Sepuluh tahun lalu, masa remaja Elbiyan

"Cupu, cupu. Gak ada capek-capeknya, ya, ngejar bos kita."

Sekumpulan remaja berseragam tertawa sambil berangkulan. Mata mereka mengolok perempuan berpenampilan kolot, dengan tangan memeluk sekotak coklat, dan matanya takut-takut menatap dibalik kacamata bulat.

"Kepercayaan diri kamu besar juga. Pejuang cinta sekaleee."

Sekali lagi tawa ejekan itu menggema, dia melirik. Laki-laki tinggi yang berdiri beberapa langkah di depan, ikut menertawakan, cinta yang datang dari remaja polos.

Tidak ada pembelaan, tidak ada juga tatapan simpati. Hanya keangkuhan yang menjadi jawaban, perjuangannya direndahkan.

Tangannya terulur, mengangsurkan sekotak coklat, hasil kerja kerasnya semalaman. Dengan wajah tertunduk, bibirnya berucap.

"Coklat buat kamu. Aku yang buat semalam."

"Wow!"

Seruan girang yang mengolok itu tidak menggentarkan semangat untuk memperjuangkan cinta yang terpendam. Bentuk tanggung jawab karena tidak pandai menjaga hati, katanya.

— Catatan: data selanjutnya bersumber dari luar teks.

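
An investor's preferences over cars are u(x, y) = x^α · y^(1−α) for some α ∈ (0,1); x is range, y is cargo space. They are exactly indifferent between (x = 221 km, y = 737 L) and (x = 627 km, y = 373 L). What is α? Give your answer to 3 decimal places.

Set the two utilities equal: 221^α·737^(1−α) = 627^α·373^(1−α).
(221/627)^α = (373/737)^(1−α); take logs: α·ln(221/627) = (1−α)·ln(373/737), i.e. α·-1.042784 = (1−α)·-0.681009.
So α/(1−α) = (-0.681009)/(-1.042784) = 0.653068, and α = 0.653068/1.653068 ≈ 0.395.

α ≈ 0.395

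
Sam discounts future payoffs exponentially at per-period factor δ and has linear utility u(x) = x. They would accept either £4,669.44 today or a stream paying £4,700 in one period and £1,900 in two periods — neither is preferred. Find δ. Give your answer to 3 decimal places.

δ ≈ 0.760

Present value of the stream is 4700·δ + 1900·δ². Indifference gives 4700δ + 1900δ² = 4669.44.
That is, 1900δ² + 4700δ − 4669.44 = 0, a quadratic in δ.
By the quadratic formula (taking the positive root), δ = (−4700 + √57577744.00) / 3800 ≈ 0.760.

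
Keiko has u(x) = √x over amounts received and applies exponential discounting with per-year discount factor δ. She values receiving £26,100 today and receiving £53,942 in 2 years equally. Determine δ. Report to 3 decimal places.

δ ≈ 0.834

The payoff in 2 years is discounted by δ^2, so u(26100) = δ^2·u(53942) and δ^2 = u(26100)/u(53942).
With u(x) = √x: δ^2 = √26100/√53942 = √(26100/53942) = 0.69560.
Taking the square root: δ = 0.69560^(1/2) ≈ 0.834.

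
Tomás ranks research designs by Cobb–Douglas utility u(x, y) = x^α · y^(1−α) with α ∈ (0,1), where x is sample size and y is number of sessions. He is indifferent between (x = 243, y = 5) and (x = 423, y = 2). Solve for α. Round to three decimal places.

α ≈ 0.623

Set the two utilities equal: 243^α·5^(1−α) = 423^α·2^(1−α).
Taking logs: α·ln 243 + (1−α)·ln 5 = α·ln 423 + (1−α)·ln 2, i.e. α·-0.554311 = (1−α)·-0.916291.
Thus α·(-1.470602) = -0.916291, so α = -0.916291/-1.470602 ≈ 0.623.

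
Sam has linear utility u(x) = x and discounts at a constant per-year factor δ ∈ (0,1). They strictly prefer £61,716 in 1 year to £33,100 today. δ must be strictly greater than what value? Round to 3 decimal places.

Under u(x) = x this choice says 33100 < δ·61716.
So δ > 33100/61716 = 0.53633.

δ > 0.536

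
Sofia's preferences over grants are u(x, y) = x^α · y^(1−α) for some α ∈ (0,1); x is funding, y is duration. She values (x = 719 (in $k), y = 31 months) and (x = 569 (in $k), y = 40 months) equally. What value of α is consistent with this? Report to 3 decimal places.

Indifference: 719^α · 31^(1−α) = 569^α · 40^(1−α).
Taking logs: α·ln 719 + (1−α)·ln 31 = α·ln 569 + (1−α)·ln 40, i.e. α·0.233981 = (1−α)·0.254892.
Thus α·(0.488873) = 0.254892, so α = 0.254892/0.488873 ≈ 0.521.

α ≈ 0.521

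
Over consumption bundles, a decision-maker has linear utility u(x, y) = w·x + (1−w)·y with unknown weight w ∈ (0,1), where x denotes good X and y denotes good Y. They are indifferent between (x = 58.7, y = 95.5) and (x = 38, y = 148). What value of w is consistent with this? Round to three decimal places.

w = 0.717

Indifference: w·58.7 + (1−w)·95.5 = w·38 + (1−w)·148.
Rearranging, 20.7·w − 52.5·(1−w) = 0.
Hence w = 52.5/(20.7+52.5) = 52.5/73.2 = 0.717.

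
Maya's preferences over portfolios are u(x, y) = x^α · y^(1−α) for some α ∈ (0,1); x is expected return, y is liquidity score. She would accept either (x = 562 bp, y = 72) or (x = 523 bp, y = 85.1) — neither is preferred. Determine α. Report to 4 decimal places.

Set the two utilities equal: 562^α·72^(1−α) = 523^α·85.1^(1−α).
(562/523)^α = (85.1/72)^(1−α); take logs: α·ln(562/523) = (1−α)·ln(85.1/72), i.e. α·0.0719204 = (1−α)·0.1671609.
So α/(1−α) = (0.1671609)/(0.0719204) = 2.3242488, and α = 2.3242488/3.3242488 ≈ 0.6992.

α ≈ 0.6992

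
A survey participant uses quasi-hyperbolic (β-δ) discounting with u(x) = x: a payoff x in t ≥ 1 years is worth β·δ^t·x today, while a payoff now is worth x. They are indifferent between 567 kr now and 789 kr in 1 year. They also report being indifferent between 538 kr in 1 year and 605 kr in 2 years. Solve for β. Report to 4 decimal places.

The second indifference involves only future payoffs, so β cancels: β·δ^1·538 = β·δ^2·605, giving δ = 538/605 = 0.88926.
Now use the now-vs-future pair: 567 = β·δ·789 gives β = 567/(0.88926·789) ≈ 0.8081.

β ≈ 0.8081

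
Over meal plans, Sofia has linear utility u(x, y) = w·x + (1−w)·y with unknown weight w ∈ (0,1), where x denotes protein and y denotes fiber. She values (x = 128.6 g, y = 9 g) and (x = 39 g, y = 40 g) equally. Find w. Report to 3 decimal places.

u(128.6,9) = u(39,40) means w·128.6 + (1−w)·9 = w·39 + (1−w)·40.
w·(128.6−39) = (1−w)·(40−9), i.e. w·89.6 = (1−w)·31.
So w/(1−w) = 31/89.6 = 0.3460, giving w = 31/(89.6+31) = 0.257.

w = 0.257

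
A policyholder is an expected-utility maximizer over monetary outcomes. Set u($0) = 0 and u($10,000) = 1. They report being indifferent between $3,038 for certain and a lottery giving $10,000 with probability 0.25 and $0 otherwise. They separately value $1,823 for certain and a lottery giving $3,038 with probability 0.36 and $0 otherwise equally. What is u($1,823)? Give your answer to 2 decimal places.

From the first indifference, u($3,038) = 0.25·u($10,000) + 0.75·u($0) = 0.25·1 + 0.75·0 = 0.25.
The second indifference gives u($1,823) = 0.36·u($3,038) + 0.64·u($0) = 0.36·0.25 + 0.64·0.00 = 0.0900.

0.09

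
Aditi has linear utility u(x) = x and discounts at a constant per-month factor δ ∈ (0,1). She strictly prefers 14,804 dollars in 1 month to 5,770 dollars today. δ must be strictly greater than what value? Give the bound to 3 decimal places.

δ > 0.390

Comparing present values: 5770 < δ·14804.
Dividing through by 14804 gives δ > 0.38976.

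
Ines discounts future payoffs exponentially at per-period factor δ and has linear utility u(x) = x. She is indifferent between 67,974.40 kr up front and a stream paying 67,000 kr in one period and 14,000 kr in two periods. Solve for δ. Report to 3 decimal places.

The stream is worth 67000δ + 14000δ² today, so 67000δ + 14000δ² = 67974.40.
So 14000δ² + 67000δ − 67974.40 = 0.
δ = (−67000 + √(67000² + 4·14000·67974.40)) / (2·14000) = (−67000 + √8295566400.00) / 28000 ≈ 0.860.

δ ≈ 0.860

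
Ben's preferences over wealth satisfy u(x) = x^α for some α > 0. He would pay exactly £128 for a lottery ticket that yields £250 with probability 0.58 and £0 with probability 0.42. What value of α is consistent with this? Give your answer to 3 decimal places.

Since u(0) = 0, the lottery's EU is 0.58·250^α.
Equating: 128^α = 0.58·250^α, i.e. 0.5120^α = 0.58.
α = ln(0.58) / ln(128/250) = -0.544727/-0.669431 ≈ 0.814.

α ≈ 0.814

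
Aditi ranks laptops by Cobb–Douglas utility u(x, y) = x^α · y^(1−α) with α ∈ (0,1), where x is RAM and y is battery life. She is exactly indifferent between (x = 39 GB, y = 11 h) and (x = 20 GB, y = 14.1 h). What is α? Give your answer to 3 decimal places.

Set the two utilities equal: 39^α·11^(1−α) = 20^α·14.1^(1−α).
Rearrange to (39/20)^α = (14.1/11)^(1−α) and take logs: α·0.667829 = (1−α)·0.248280.
So α/(1−α) = (0.248280)/(0.667829) = 0.371772, and α = 0.371772/1.371772 ≈ 0.271.

α ≈ 0.271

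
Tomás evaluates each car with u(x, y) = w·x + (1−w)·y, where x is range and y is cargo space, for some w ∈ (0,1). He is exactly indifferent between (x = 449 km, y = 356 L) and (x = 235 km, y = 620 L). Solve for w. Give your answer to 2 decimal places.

w = 0.55

Equating utilities: w·449 + (1−w)·356 = w·235 + (1−w)·620.
Collecting terms: w·214 = (1−w)·264.
Hence w = 264/(214+264) = 264/478 = 0.55.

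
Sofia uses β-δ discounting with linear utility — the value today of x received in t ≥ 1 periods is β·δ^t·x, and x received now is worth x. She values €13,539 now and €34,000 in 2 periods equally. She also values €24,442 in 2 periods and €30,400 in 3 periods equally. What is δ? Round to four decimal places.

From the later pair, β·δ^2·24442 = β·δ^3·30400; dividing through, δ = 24442/30400 = 0.80401.

δ ≈ 0.8040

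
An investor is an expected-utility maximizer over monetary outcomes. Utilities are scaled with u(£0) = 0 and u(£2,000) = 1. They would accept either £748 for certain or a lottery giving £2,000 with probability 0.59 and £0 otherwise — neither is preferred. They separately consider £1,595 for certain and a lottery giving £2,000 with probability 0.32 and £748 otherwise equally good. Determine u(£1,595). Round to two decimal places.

From the first indifference, u(£748) = 0.59·u(£2,000) + 0.41·u(£0) = 0.59·1 + 0.41·0 = 0.59.
Chaining: u(£1,595) = 0.32·1.00 + 0.68·0.59 = 0.7212.

0.72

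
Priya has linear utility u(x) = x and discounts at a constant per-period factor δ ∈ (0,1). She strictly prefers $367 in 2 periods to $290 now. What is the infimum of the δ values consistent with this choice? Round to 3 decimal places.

The preference means 290 < δ^2·367.
So δ^2 > 290/367 = 0.79019; taking the square root of both positive sides preserves the inequality.
δ > (290/367)^(1/2) ≈ 0.889.

δ > 0.889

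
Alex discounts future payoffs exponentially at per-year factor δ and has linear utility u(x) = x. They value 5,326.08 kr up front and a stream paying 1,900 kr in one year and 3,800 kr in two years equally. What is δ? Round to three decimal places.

δ ≈ 0.960

The stream is worth 1900δ + 3800δ² today, so 1900δ + 3800δ² = 5326.08.
Rearranged: 3800δ² + 1900δ − 5326.08 = 0.
By the quadratic formula (taking the positive root), δ = (−1900 + √84566416.00) / 7600 ≈ 0.960.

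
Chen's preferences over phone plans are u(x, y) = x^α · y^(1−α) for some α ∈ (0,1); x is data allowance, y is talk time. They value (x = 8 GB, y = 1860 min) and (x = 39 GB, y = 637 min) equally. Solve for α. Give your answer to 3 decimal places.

Indifference: 8^α · 1860^(1−α) = 39^α · 637^(1−α).
Rearrange to (8/39)^α = (637/1860)^(1−α) and take logs: α·-1.584120 = (1−α)·-1.071562.
So α/(1−α) = (-1.071562)/(-1.584120) = 0.676440, and α = 0.676440/1.676440 ≈ 0.403.

α ≈ 0.403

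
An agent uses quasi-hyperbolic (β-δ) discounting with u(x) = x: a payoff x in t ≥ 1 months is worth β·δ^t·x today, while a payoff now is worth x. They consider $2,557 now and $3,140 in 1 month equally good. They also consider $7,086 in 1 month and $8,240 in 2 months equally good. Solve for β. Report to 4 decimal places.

Both payoffs in the second observation are in the future, so β drops out: δ^1·7086 = δ^2·8240 ⇒ δ = 7086/8240 = 0.85995.
Now use the now-vs-future pair: 2557 = β·δ·3140 gives β = 2557/(0.85995·3140) ≈ 0.9470.

β ≈ 0.9470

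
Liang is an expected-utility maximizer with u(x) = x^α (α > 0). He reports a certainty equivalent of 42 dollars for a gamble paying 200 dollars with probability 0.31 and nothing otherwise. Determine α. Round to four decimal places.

α ≈ 0.7504

Since u(0) = 0, the lottery's EU is 0.31·200^α.
Setting u(42) equal to that: 42^α = 0.31·200^α ⇒ (42/200)^α = 0.31.
α = ln(0.31) / ln(42/200) = -1.1711830/-1.5606477 ≈ 0.7504.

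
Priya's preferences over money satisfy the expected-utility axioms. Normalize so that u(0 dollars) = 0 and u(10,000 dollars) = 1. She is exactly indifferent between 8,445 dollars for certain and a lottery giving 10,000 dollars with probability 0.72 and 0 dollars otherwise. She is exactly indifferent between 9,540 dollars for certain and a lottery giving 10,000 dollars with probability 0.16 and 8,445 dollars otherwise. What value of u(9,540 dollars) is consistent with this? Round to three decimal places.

First, u(8,445 dollars) = 0.72·u(10,000 dollars) + 0.28·u(0 dollars) = 0.72.
Chaining: u(9,540 dollars) = 0.16·1.00 + 0.84·0.72 = 0.7648.

0.765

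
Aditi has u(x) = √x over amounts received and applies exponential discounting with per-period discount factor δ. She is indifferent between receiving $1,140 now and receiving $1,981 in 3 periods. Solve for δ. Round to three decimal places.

Equating discounted utilities: u(1140) = δ^3·u(1981) ⇒ δ^3 = u(1140)/u(1981).
With u(x) = √x: δ^3 = √1140/√1981 = √(1140/1981) = 0.75860.
So δ = 0.75860^(1/3) ≈ 0.912.

δ ≈ 0.912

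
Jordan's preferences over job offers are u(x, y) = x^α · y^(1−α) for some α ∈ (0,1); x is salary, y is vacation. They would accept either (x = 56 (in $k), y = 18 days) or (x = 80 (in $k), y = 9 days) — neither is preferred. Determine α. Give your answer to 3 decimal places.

Set the two utilities equal: 56^α·18^(1−α) = 80^α·9^(1−α).
(56/80)^α = (9/18)^(1−α); take logs: α·ln(56/80) = (1−α)·ln(9/18), i.e. α·-0.356675 = (1−α)·-0.693147.
Thus α·(-1.049822) = -0.693147, so α = -0.693147/-1.049822 ≈ 0.660.

α ≈ 0.660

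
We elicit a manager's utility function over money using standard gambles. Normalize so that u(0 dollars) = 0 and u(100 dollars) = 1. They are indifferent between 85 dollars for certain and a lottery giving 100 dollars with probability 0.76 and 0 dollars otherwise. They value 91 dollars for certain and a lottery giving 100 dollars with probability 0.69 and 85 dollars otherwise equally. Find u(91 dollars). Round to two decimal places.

The first gamble pins u(85 dollars): it must equal 0.76·1 + 0.24·0 = 0.76.
Chaining: u(91 dollars) = 0.69·1.00 + 0.31·0.76 = 0.9256.

0.93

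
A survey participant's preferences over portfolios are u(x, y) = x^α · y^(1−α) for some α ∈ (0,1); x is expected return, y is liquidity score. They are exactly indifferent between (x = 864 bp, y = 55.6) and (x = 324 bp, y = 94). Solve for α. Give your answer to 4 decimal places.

α ≈ 0.3487

Set the two utilities equal: 864^α·55.6^(1−α) = 324^α·94^(1−α).
Taking logs: α·ln 864 + (1−α)·ln 55.6 = α·ln 324 + (1−α)·ln 94, i.e. α·0.9808293 = (1−α)·0.5251116.
Thus α·(1.5059409) = 0.5251116, so α = 0.5251116/1.5059409 ≈ 0.3487.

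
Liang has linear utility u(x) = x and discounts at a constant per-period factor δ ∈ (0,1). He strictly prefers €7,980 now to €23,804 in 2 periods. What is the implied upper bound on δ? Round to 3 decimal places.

δ < 0.579

Under u(x) = x this choice says 7980 > δ^2·23804.
Dividing by 23804: δ^2 < 0.33524. Both sides are positive, so the square root keeps the direction.
δ < (7980/23804)^(1/2) ≈ 0.579.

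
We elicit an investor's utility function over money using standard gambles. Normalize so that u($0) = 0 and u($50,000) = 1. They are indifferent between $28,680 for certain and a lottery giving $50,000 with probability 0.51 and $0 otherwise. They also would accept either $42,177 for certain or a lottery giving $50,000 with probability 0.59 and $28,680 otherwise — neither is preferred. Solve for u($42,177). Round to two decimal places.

0.80

From the first indifference, u($28,680) = 0.51·u($50,000) + 0.49·u($0) = 0.51·1 + 0.49·0 = 0.51.
Chaining: u($42,177) = 0.59·1.00 + 0.41·0.51 = 0.7991.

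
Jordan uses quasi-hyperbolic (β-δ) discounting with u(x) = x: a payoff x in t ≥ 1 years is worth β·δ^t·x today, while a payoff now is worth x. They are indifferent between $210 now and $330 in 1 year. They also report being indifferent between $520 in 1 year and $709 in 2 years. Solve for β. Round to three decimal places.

Both payoffs in the second observation are in the future, so β drops out: δ^1·520 = δ^2·709 ⇒ δ = 520/709 = 0.73343.
The first indifference: 210 = β·δ·330, so β = 210/(δ·330) = 210/(0.73343·330) ≈ 0.868.

β ≈ 0.868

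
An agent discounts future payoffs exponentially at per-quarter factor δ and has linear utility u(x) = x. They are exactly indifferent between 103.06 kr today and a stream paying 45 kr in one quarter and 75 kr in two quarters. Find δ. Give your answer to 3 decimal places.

Equating present values: 103.06 = 45δ + 75δ².
So 75δ² + 45δ − 103.06 = 0.
The positive root is δ = [−45 + √(45² + 4·75·103.06)] / (2·75) = (−45 + 181.502)/150 ≈ 0.910.

δ ≈ 0.910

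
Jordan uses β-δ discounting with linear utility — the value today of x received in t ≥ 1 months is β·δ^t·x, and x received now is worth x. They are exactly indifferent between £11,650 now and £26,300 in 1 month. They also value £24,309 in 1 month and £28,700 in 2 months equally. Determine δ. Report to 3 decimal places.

From the later pair, β·δ^1·24309 = β·δ^2·28700; dividing through, δ = 24309/28700 = 0.84700.

δ ≈ 0.847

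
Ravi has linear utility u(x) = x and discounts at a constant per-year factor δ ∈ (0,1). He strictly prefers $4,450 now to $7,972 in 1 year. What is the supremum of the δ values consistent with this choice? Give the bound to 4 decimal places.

δ < 0.5582

The preference means 4450 > δ·7972.
Dividing through by 7972 gives δ < 0.55820.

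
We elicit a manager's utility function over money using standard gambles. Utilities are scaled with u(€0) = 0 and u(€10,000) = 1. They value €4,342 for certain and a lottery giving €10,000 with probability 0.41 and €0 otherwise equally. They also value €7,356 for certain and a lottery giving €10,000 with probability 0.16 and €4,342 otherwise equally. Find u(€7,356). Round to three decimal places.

0.504

First, u(€4,342) = 0.41·u(€10,000) + 0.59·u(€0) = 0.41.
The second indifference gives u(€7,356) = 0.16·u(€10,000) + 0.84·u(€4,342) = 0.16·1.00 + 0.84·0.41 = 0.5044.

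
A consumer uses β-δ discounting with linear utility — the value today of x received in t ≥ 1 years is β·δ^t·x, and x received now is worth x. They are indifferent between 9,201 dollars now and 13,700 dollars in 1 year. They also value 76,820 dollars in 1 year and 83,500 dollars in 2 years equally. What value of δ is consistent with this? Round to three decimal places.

δ ≈ 0.920

Both payoffs in the second observation are in the future, so β drops out: δ^1·76820 = δ^2·83500 ⇒ δ = 76820/83500 = 0.92000.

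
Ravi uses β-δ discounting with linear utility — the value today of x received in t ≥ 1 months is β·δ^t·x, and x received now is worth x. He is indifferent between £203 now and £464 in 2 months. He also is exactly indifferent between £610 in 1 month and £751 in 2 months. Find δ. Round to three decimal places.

The second indifference involves only future payoffs, so β cancels: β·δ^1·610 = β·δ^2·751, giving δ = 610/751 = 0.81225.

δ ≈ 0.812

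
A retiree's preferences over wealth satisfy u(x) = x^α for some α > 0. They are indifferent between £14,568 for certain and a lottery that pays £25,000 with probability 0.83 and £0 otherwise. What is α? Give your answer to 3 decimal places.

Since u(0) = 0, the lottery's EU is 0.83·25000^α.
Setting u(14568) equal to that: 14568^α = 0.83·25000^α ⇒ (14568/25000)^α = 0.83.
Take logs: α = ln 0.83 / ln(14568/25000) ≈ 0.34502.

α ≈ 0.345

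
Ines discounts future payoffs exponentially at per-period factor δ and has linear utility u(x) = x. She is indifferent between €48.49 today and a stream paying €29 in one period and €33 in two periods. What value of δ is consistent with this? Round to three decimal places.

The stream is worth 29δ + 33δ² today, so 29δ + 33δ² = 48.49.
So 33δ² + 29δ − 48.49 = 0.
δ = (−29 + √(29² + 4·33·48.49)) / (2·33) = (−29 + √7241.68) / 66 ≈ 0.850.

δ ≈ 0.850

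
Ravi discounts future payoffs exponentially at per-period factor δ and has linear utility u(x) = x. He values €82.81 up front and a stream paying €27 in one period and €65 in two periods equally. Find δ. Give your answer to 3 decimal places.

δ ≈ 0.940

Equating present values: 82.81 = 27δ + 65δ².
So 65δ² + 27δ − 82.81 = 0.
By the quadratic formula (taking the positive root), δ = (−27 + √22259.60) / 130 ≈ 0.940.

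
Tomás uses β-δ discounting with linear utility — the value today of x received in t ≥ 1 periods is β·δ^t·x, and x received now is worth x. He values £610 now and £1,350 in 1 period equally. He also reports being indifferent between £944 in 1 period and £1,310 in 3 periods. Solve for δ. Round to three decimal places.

δ ≈ 0.849

Both payoffs in the second observation are in the future, so β drops out: δ^1·944 = δ^3·1310 ⇒ δ^2 = 944/1310 = 0.72061, so δ = 0.84889.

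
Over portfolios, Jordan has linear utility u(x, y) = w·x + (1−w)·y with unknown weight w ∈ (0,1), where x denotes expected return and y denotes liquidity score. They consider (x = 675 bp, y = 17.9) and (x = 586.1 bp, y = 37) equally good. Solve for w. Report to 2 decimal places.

u(675,17.9) = u(586.1,37) means w·675 + (1−w)·17.9 = w·586.1 + (1−w)·37.
w·(675−586.1) = (1−w)·(37−17.9), i.e. w·88.9 = (1−w)·19.1.
Hence w = 19.1/(88.9+19.1) = 19.1/108 = 0.18.

w = 0.18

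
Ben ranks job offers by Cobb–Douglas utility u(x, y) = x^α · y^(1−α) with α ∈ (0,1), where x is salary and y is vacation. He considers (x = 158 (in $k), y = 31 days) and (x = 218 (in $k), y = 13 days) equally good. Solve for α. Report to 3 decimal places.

α ≈ 0.730

Set the two utilities equal: 158^α·31^(1−α) = 218^α·13^(1−α).
Rearrange to (158/218)^α = (13/31)^(1−α) and take logs: α·-0.321900 = (1−α)·-0.869038.
Thus α·(-1.190938) = -0.869038, so α = -0.869038/-1.190938 ≈ 0.730.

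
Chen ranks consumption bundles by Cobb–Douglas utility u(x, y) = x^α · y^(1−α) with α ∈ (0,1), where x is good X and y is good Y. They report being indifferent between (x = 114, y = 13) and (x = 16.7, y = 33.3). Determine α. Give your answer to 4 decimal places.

α ≈ 0.3287

The Cobb–Douglas utilities coincide, so 114^α·13^(1−α) = 16.7^α·33.3^(1−α).
Rearrange to (114/16.7)^α = (33.3/13)^(1−α) and take logs: α·1.9207897 = (1−α)·0.9406080.
So α/(1−α) = (0.9406080)/(1.9207897) = 0.4896986, and α = 0.4896986/1.4896986 ≈ 0.3287.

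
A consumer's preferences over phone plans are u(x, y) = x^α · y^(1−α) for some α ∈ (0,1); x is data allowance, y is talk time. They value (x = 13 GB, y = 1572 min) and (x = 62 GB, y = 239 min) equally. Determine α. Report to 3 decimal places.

α ≈ 0.547

Set the two utilities equal: 13^α·1572^(1−α) = 62^α·239^(1−α).
Rearrange to (13/62)^α = (239/1572)^(1−α) and take logs: α·-1.562185 = (1−α)·-1.883640.
With A = -1.562185 and B = -1.883640: α·A = (1−α)·B, so α = B/(A+B) = -1.883640/-3.445825 ≈ 0.547.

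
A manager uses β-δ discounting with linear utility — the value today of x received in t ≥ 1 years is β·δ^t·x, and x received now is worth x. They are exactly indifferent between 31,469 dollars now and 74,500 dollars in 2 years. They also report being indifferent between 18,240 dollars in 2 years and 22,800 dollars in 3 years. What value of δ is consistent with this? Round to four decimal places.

δ ≈ 0.8000

Both payoffs in the second observation are in the future, so β drops out: δ^2·18240 = δ^3·22800 ⇒ δ = 18240/22800 = 0.80000.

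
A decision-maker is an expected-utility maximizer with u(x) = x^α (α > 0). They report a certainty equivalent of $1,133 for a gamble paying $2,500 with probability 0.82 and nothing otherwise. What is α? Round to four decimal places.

EU(lottery) = 0.82·2500^α + 0.18·0 = 0.82·2500^α.
Equating: 1133^α = 0.82·2500^α, i.e. 0.4532^α = 0.82.
Take logs: α = ln 0.82 / ln(1133/2500) ≈ 0.250752.

α ≈ 0.2508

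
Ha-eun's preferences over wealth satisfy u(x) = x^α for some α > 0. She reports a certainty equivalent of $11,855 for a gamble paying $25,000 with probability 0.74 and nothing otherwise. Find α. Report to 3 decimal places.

EU(lottery) = 0.74·25000^α + 0.26·0 = 0.74·25000^α.
Indifference: 11855^α = 0.74·25000^α, so (11855/25000)^α = 0.74.
α = ln(0.74) / ln(11855/25000) = -0.301105/-0.746126 ≈ 0.404.

α ≈ 0.404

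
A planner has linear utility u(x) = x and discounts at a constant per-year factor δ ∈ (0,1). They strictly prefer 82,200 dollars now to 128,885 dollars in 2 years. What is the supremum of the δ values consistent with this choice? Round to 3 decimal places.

Under u(x) = x this choice says 82200 > δ^2·128885.
Dividing by 128885: δ^2 < 0.63778. Both sides are positive, so the square root keeps the direction.
δ < (82200/128885)^(1/2) ≈ 0.799.

δ < 0.799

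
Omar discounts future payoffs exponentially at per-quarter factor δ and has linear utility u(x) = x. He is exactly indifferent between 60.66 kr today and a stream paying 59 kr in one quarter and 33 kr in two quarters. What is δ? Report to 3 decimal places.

δ ≈ 0.730

The stream is worth 59δ + 33δ² today, so 59δ + 33δ² = 60.66.
That is, 33δ² + 59δ − 60.66 = 0, a quadratic in δ.
δ = (−59 + √(59² + 4·33·60.66)) / (2·33) = (−59 + √11488.12) / 66 ≈ 0.730.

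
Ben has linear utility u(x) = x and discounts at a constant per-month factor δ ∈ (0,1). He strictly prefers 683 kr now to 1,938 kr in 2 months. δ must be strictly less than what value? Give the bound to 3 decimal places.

δ < 0.594

The preference means 683 > δ^2·1938.
Dividing by 1938: δ^2 < 0.35243. Both sides are positive, so the square root keeps the direction.
δ < 0.35243^(1/2) = 0.594.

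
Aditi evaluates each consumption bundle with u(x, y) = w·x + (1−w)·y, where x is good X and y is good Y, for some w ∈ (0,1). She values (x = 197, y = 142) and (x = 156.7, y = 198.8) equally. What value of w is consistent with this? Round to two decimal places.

w = 0.58

Equating utilities: w·197 + (1−w)·142 = w·156.7 + (1−w)·198.8.
Collecting terms: w·40.3 = (1−w)·56.8.
Hence w = 56.8/(40.3+56.8) = 56.8/97.1 = 0.58.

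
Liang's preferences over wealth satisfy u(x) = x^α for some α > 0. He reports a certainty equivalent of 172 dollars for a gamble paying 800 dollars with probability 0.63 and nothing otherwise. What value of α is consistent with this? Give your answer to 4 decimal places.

Since u(0) = 0, the lottery's EU is 0.63·800^α.
Equating: 172^α = 0.63·800^α, i.e. 0.2150^α = 0.63.
α = ln(0.63) / ln(172/800) = -0.4620355/-1.5371173 ≈ 0.3006.

α ≈ 0.3006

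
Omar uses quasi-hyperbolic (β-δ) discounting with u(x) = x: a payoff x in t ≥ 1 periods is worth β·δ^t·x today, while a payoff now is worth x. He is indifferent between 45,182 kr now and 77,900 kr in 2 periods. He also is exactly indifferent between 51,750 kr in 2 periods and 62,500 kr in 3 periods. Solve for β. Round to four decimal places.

β ≈ 0.8460

From the later pair, β·δ^2·51750 = β·δ^3·62500; dividing through, δ = 51750/62500 = 0.82800.
The first indifference: 45182 = β·δ^2·77900, so β = 45182/(δ^2·77900) = 45182/(0.68558·77900) ≈ 0.8460.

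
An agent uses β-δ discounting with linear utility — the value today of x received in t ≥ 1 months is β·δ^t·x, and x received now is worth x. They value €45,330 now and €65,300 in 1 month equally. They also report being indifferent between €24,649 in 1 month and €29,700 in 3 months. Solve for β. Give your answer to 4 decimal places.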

"Cupu, lo gak capek melakukan hal bodoh gini?" Sosok laki-laki yang dicinta mengayun-ayun remeh pemberian penggemar yang tidak diinginkan. "Gue aja capek yang nerimanya."

Perempuan berkepang dua menunduk lemah. Tangannya saling bermain di depan perut. Sayang, cinta yang berkibar semakin mengepalkan kuat semangat perjuangan.

"Ini tanggung jawab."

Uhuk! Apa tadi katanya?

Lima detik setelah itu, tawa mengejek kembali berderai keras. Kali ini terdengar lebih ramai.

"Emang si bos ngapain lu, Cupu? Nyentuh lu aja kagak."

Remaja pria berbadan gembul, mengetukkan satu ketukan ibu jari pada keningnya yang bebas rambut.

"Jangankan menyentuh, lihat aja jijik."

Tawa menyakitkan kembali terdengar.

Matanya melirik laki-laki yang menerima kotak coklat pemberiannya, diam. Hanya senyum miring yang terlihat.

Cukup mengecewakan, tapi tak menyurut semangat untuk berjuang. Semua sudah terlanjur ia mulai, dan cinta harus dibalaskan.

*****

Cupu.

Senyum tipis muncul di wajah datar Elbiyan. Seakan ubin menggambarkan sosok remaja putri yang dulu mengejar-ejarnya.

Garis bibir yang menunjukkan gigi putih berkawat, rambut berkepang yang bergerak lucu layaknya ekor kuda, kemudian mata yang menyipit saat menyapa manis dirinya dengan senyum.

Masihkah tergambar seperti itu?

Elbiyan ingin sekali bertemu. Mengobrol sejenak, kemudian menyelipkan permintaan maaf yang tidak akan cukup untuk membalas semua kenakalannya dulu. Setidaknya remaja itu tahu, penyesalan membungkus hidup Elbiyan sampai sekarang.

Cupu ... .

Panggilnya sekali lagi. Masihkah dia mengamankan cinta untuk Elbiyan? Atau mungkin sudah mendapatkan gantinya?

Syukurlah, jika memang begitu, rasa bersalah Elbiyan sedikit berkurang, sekalipun tidak banyak.